• Je ne sais plus où aller, mon enfance m’a trompé. J’ai cru, j’ai cru, il est temps d’accepter. Nous n’aurons pas la liberté. Encore du temps devra passer avant que l’on puisse vivre dans son propre sillon. Il y a eu des rêves. Des hommes sont morts pour eux. D’autres y perdront la santé.

    Sur la plage, les vagues grondent. Elles éclatent comme des coups de tonnerre. La grande flaque scintille mais ne reflète des étoiles que leur obscurité. C’est le grand chaos, le grand silence des astres. Il va me falloir puiser la force. Chercher l’ordre dans la multitude. Organiser mes larves. La bonté ne suffit pas. Quand les heures sonnent creuses, le sourire se crispe, et l’être doute de son utilité. Les efforts passés se sont ternis, le résultat continu de se faire attendre. C’est trop long, il ne reviendra pas. Je reste sur la plage à me frotter les pouces en me demandant où sont les fruits que je croyais avoir semé. N’ai-je donc fait que rêver ? Le dessein s’est éloigné sur l’horizon comme un pêcheur dans sa barque. Le vent était calme, et pourtant. On ne peut préméditer le cœur de l’océan. Je n’ai pas assez tendu mes filets. J’aurai dû écouter les mises en garde. Ne pas faire tant confiance en mon unicité. Je suis parti pourtant prudent, j’ai lancé mes lignes dans les vagues en fermant les yeux, dans la confiance du grand tout. Trop de faiblesse, trop de peur de me heurter. J’ouvre les yeux, mes pieds sont toujours sur la berge.

    Beaucoup d’hommes marchent sur cette terre. Ils sont nombreux à être plus durs et plus courageux que moi. Plus aptes à affronter les marées, à saisir les lèvres des dunes. Je ne sais que contempler. Marcher sans faire de mal, une belle destinée. Mais ne pas faire le mal n’est pas faire le bien. Trop paresseux pour forcer la marche, je maudis les défauts qu’il me faut surpasser. Les cieux se troublent chaque jour un peu plus. L’ordre se défait. J’ai vu le chat se cacher dans les fissures du môle. On ne tue plus qu’à distance. L’ennemi s’extasie dans ses palais somptueux. Il crache dans la soupe qui le nourrit. Peu lui importe, il a son miroir d’argent pour contempler sa raison. Il s’observe sans jugement, sans mépris, lucide dans ses pensées. Il a le pouvoir. Certain de son être, de ses paumes musclées aux doigts refermés. Tandis que moi, perdu dans un temps sans sommeil, je mâche, renâcle, gratte les esquisses de ma vie rêvée. Réveils-toi !
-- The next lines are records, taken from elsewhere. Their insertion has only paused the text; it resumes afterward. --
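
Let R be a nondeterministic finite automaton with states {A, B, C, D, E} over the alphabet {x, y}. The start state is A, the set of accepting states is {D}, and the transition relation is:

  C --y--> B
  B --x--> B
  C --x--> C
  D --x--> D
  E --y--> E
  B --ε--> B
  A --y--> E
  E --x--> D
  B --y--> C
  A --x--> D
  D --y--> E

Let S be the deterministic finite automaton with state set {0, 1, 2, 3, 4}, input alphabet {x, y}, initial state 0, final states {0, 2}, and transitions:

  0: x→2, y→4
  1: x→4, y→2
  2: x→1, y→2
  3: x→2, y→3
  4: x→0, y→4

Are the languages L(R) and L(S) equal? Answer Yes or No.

No

The string xx is accepted by R but rejected by S.
So L(R) ≠ L(S).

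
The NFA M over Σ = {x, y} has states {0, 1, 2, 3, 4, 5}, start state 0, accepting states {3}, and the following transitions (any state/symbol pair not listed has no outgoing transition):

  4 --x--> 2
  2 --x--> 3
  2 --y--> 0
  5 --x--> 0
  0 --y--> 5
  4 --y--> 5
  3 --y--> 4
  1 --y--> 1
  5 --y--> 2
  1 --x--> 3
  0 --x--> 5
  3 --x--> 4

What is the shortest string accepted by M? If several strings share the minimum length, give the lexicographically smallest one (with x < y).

xyx

A breadth-first search from 0 reaches an accepting state first via the path 0 → 5 → 2 → 3 on input xyx.
No string of length < 3 is accepted (BFS exhausts all shorter strings without reaching an accepting state), and xyx is the lexicographically least accepting string of length 3.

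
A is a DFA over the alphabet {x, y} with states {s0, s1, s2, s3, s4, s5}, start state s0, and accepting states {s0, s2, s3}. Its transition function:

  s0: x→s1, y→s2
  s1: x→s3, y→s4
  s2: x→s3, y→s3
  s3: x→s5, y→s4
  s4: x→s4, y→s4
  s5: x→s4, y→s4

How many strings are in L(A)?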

    Plus personne ne m’écoute, la radio s’est éteinte. J’avais pourtant des plumes sous les doigts, des oreillers moelleux dans le crâne sur lesquels me reposer. Il fallait bien, un jour, prendre conscience que les choses ne s’arrêteront pas là. J’ai trop attendu le changement, trop cru à la bonne étoile, aux anges et aux miracles. Je demeure sur le seuil de mon âme, sans oser pénétrer de peur d’y découvrir le monstre homme, responsable de l’état des choses, créateur de ses malheurs. C’est assez de gratter les plaies. Je suis tombé au fond d’un gouffre dépressif qui ne mène à rien. Allons, relève-toi. Il reste des années. Ce n’est la faute de personne. Ouvre les yeux, contemple. Tu n’es pas si moche. Ta faiblesse n’est pas un pilier sur lequel tu peux t’appuyer indéfiniment en demandant protection. Ton intelligence n’est pas un laurier de César. Tu t’es trompé dans tes lacets, voilà tout. Tu apprendras encore. Peut-être n’es-tu pas ce que tu croyais, certainement pas ce que tu voulais être. Ce n’est pas si grave. S’il reste des paysages à découvrir dans les plis de tes draps, concentre toi sur ceux qui apparaissent dans les rides de tes amis.